If the storage consumers are going to be other Windows servers, iSCSi is a very efficient way to do it. OpenSolaris can do that. Personally I wouldn't trust NFS performance on Windows, others may disagree.
If the storage consumers are actually workstations, CIFS is about the only way to go. In that case you could go for a two-server model, with the storage server providing iSCSI and a second Windows server providing the CIFS serving.
As for efficiency of iSCSI, that greatly depends on what you'll be doing with it. When I last looked at OpenSolaris for just this kind of thing, it seemed to assume the standard transfer size was pretty large.
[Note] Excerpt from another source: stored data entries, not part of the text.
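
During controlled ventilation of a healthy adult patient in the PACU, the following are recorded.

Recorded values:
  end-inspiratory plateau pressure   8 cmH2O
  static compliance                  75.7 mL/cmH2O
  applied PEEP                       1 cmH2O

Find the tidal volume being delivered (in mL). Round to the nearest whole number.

530

Vt = Cstat × (Pplat − PEEP) = 75.7 × (8 − 1) = 75.7 × 7.0 = 529.9 mL.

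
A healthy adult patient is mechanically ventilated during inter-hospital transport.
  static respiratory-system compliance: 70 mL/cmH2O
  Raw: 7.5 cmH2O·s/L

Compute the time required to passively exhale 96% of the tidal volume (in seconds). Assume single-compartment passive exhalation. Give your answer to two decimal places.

τ = R × C = 7.5 × 70 mL/cmH2O = 7.5 × 0.070 L/cmH2O = 0.525 s.
Exhaled fraction f = 1 − e^(−t/τ) → t = −τ·ln(1 − f) = −0.525·ln(0.04) = 1.69 s.

1.69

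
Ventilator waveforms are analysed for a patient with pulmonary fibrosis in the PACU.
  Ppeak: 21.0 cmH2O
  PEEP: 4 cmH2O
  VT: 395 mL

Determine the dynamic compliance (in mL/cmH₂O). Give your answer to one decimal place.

Dynamic compliance = Vt / (PIP − PEEP) = 395 / (21.0 − 4) = 395 / 17.0 = 23.235 mL/cmH2O.

23.2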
The I/O subsystem in OpenSolaris needed to be tuned to an extent that I couldn't figure out, so small/medium random I/O operations really performed poorly on it (more details here, plus comments).
In my experience OpenFiler performed significantly better for the sort of random I/O I needed for iSCSI. If your AD Domain is small enough, the CIFS engine on that is very good.
Branching into the paid-for storage heads, the LeftHand stuff from HP is really nice. IIRC the latest releases of those have 10G Ethernet as an option, which reduces one of the major bottlenecks I discovered in my own testing. Sequential reads on the storage substystem I had were pushing the 3G SAS limit, but on a single GigE connection that doesn't matter. We didn't go LeftHand because were trying to keep our cost-per-GB on this particular system low.